Kind Lady is a play written by Edward Chodorov and first performed on stage in 1935 (on April 23). It was based in part on a short story called The Silver Mask by Hugh Walpole. It was produced frequently on the summer theater circuit. The play has been adapted for film twice by MGM: as the December 1935 film Kind Lady and the 1951 film Kind Lady.

== Characters and plot ==

An elderly, aristocratic woman living in London is victimized by a team of diabolically clever con artists. They initially play on her sympathy to gain her trust, then manage to alienate her family and friends, nearly convincing them that she has lost her mind. They manage to then lock her in her bedroom, selling off her furniture and paintings all the while from the rest of her apartment. The protagonist nearly loses both her property and her sanity, but exerts a supreme effort of courage and skill in this intense battle of wits.

== Production history ==
The original production of Kind Lady was on Broadway at the Booth Theatre in New York City, New York, with a cast that starred Grace George and Henry Daniell, with Florence Britton, Francis Compton, among others.

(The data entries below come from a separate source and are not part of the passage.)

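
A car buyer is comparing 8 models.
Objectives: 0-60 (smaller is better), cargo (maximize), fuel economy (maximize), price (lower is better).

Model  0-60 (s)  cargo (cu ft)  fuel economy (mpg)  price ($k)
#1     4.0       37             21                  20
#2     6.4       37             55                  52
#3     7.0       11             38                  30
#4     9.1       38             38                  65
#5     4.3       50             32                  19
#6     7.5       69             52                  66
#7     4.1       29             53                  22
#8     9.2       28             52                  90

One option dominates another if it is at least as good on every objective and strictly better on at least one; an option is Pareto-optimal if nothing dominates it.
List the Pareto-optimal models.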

== Film and television adaptations ==
Kind Lady was produced into film by MGM in 1935 starring Aline MacMahon and Basil Rathbone (released in Great Britain as House of Menace). A second film version was made by MGM in 1951 and directed by John Sturges. It starred Ethel Barrymore, Maurice Evans, Keenan Wynn and Angela Lansbury.

Kind Lady was made for television twice: in a 1949 production on The Ford Theatre Hour and in a 1953 episode of Broadway Television Theatre.